The bloc succeeded in liberalising financial trading at the start of the century, using regulation to break the monopolies of national exchanges. But it has failed to achieve the goal of building the kinds of deep, international-scale pools of capital seen in the UK and the US.

Corporate bond issuance and the value of investment funds in the EU27 grew faster than in the UK between 2015 and 2019, according to New Financial. But London dominates most other markets. It has 43 per cent of the global $6.6tn-a-day market for foreign exchange trading, and half of the $6.5tn a day swaps market, while the rest is typically traded in New York and Asia.

In recent years, Brussels has been seeking to make progress under the banner of building a “capital markets union”, but financial services professionals complain that initiatives have so far avoided politically difficult but logistically necessary changes that are needed, such as harmonising insolvency and securities law.

Thomas Wieser, a former senior EU economics official who led an audit of the capital markets union project earlier this year, argues the EU needs to be more ambitious.

“Up to now there have only been three EU countries with deep and stable capital markets — the UK, Sweden and Netherlands. And the biggest has left the EU,” he says. “The way to make CMU happen is to make Europe an ever more attractive place to put capital to work — it can’t be done through whatever discriminatory policies are introduced against the UK.”

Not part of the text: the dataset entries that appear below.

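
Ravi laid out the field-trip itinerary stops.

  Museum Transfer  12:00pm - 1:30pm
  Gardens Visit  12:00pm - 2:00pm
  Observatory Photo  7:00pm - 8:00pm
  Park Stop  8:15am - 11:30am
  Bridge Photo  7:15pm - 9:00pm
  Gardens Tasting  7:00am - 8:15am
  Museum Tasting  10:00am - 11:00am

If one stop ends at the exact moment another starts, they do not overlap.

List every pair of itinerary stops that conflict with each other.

Bridge Photo & Observatory Photo, Gardens Visit & Museum Transfer, Museum Tasting & Park Stop

Check each pair: they overlap iff neither finishes before the other starts.
Sorted by start: Gardens Tasting, Park Stop, Museum Tasting, Museum Transfer, Gardens Visit, Observatory Photo, Bridge Photo.
Park Stop starts exactly when Gardens Tasting ends (back-to-back, no overlap) — done with Gardens Tasting.
Museum Tasting starts before Park Stop ends → Park Stop and Museum Tasting overlap.
Museum Transfer starts after Park Stop ends — done with Park Stop.
Museum Transfer starts after Museum Tasting ends — done with Museum Tasting.
Gardens Visit starts before Museum Transfer ends → Museum Transfer and Gardens Visit overlap.
Observatory Photo starts after Museum Transfer ends — done with Museum Transfer.
Observatory Photo starts after Gardens Visit ends — done with Gardens Visit.
Bridge Photo starts before Observatory Photo ends → Observatory Photo and Bridge Photo overlap.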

A centrepiece of the proposals due from the commission in the coming days will be a fresh attempt to standardise how supervisors enforce the EU’s rule book for financial trading, and to open a debate on whether to shift more responsibility for that to the European level. Officials argue that this is all the more important given the multipolar nature of the post-Brexit EU financial system, with multiple midsized centres.

Nicolas Véron of the Peterson Institute for International Economics in Washington says the EU needs to go further, prioritising its plans for a so-called banking union, which aims to strengthen and integrate the continent’s banking sector.

He argues the EU’s recent decision to embark on massive, centralised debt issuance by the commission as part of its post-Covid-19 recovery plans amounts to a leap towards cross-border “financial risk-sharing”, further aiding the cause of financial integration.

“The bottom line is we still have a fragmented financial system,” says Mr Veron. “A capital markets union implies a seamless financial space, which you cannot have without banking union.”

This presupposes that the EU will coalesce around a bold agenda, setting aside local imperatives. Some of the firms that have recently arrived in financial centres such as Amsterdam are sceptical.

“It would be very difficult to create a financial market which functions properly if five or six different jurisdictions fight for each one of the bits and pieces,” says Enrico Bruni, head of Europe and Asia Business at Tradeweb, which set up an operation in the Dutch city after the Brexit vote.

“It needs a very clear, co-ordinated effort that starts from the highest political level in Europe.”